In a state where there was a six-year-long anti-foreigner (read Bangladeshi) agitation, the issue of demographic change remains an emotional hot-button for the majority Hindu Assamese community. This continues to get reflected even now, in election results. The agitation in the 1980s that had led to the birth of Assam Accord in 1985 is also the reason why thousands of people, inspite of voting for the BJP in the 2016 polls, had hit the streets of the state when the Modi government had brought in the Citizenship Amendment Act (CAA) in 2019. CAA violated the core clause of that Accord which had set the citizenship date for the state in March 1971, the time East Pakistan became a new nation.
Unlike the Accord, the Modi government made a distinction between Hindu and Muslim foreigners residing in Assam, which is a sore point amongst large sections of Assamese, who are anxious about Axomiya identity, a regional sentiment, hinged on the fear of losing their home, hearth and language to ‘outsiders’ from Bangladesh, both Hindus or Muslims. As per CAA, the citizenship cut-off date is now 2014. The Modi government’s decision is backed by his party’s ideological fount, the Rashtriya Swayamsevak Sangh (RSS), an organisation whose blessings Sarma certainly needs to keep his seat safe in the state.
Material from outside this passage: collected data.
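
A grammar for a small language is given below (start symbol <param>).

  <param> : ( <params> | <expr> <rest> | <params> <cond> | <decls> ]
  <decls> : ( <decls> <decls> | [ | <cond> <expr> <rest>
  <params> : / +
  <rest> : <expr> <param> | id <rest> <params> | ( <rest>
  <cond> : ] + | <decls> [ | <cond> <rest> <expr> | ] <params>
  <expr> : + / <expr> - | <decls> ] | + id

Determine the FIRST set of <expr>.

{ (, +, [, ] }

<expr> : + / <expr> - contributes {+}.
From <expr> : <decls> ]: add FIRST(<decls>) = { (, [, ] }.
<expr> : + id contributes {+}.
Union: FIRST(<expr>) = { (, +, [, ] }.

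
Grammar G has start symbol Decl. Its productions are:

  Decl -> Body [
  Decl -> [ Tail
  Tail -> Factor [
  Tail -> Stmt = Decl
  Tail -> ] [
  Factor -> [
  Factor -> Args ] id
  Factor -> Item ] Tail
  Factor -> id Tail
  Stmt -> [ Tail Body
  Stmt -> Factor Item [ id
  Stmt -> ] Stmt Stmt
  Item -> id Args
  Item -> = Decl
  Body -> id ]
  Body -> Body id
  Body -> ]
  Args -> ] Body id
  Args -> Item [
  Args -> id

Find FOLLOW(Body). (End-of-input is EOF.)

In Decl -> Body [: add FIRST([) = { [ }.
In Stmt -> [ Tail Body: Body is at the end, add FOLLOW(Stmt) = { =, [, ], id }.
In Body -> Body id: add FIRST(id) = { id }.
In Args -> ] Body id: add FIRST(id) = { id }.
Union: FOLLOW(Body) = { =, [, ], id }.

{ =, [, ], id }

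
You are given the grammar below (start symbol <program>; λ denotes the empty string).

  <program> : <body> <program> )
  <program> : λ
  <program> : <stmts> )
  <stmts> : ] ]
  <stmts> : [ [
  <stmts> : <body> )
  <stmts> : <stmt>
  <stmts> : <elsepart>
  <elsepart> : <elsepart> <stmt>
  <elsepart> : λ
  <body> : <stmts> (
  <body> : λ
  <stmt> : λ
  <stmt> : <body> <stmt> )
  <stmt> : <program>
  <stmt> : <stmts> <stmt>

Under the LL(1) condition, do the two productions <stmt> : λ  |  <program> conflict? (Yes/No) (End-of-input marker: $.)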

No wonder then, just two days ago, Sarma had to announce in Guwahati that CAA is now being implemented in Assam, and therefore, the Foreigners’ Tribunals functioning in the state have been directed to register cases only against Muslims suspected to be Bangladeshis crossing over to Assam illegally. He said that no case must be made against Hindu Bangladeshis who had entered the state before 2014. That proved to be an announcement that has people bristling. It is clear that the issue is already gaining momentum in the state.
Sarma felt that he must, therefore, act quickly.
A need to somehow whip up, successfully, the fear of the ‘Muslim Bangladeshi’ amongst the Assamese voters by quoting dubious numbers, pushed as ‘data’, even though his own government’s committee, set up for the rights of indigenous Muslims in 2022, had highlighted in its report that poverty and illiteracy have been the major reasons behind rise of population among Muslims of East Bengal origin in Assam.
But with Assam set for elections in less than two years, the atmosphere is set to be vitiated by statements intended to make voters emotional, to deflect from incumbency issues in the state and the Centre, both ruled by the same party, the BJP. Going by the general election results in the state, the situation of unemployment and price rise, and visible restlessness for political change across the length and breadth of Assam, it is not going to be easy for chief minister Sarma and his party’s bosses in Delhi to repeat the win of 2021 in the 2026 polls.
More than being about Assam’s future, it is now “a matter of life or death” for Sarma’s political future.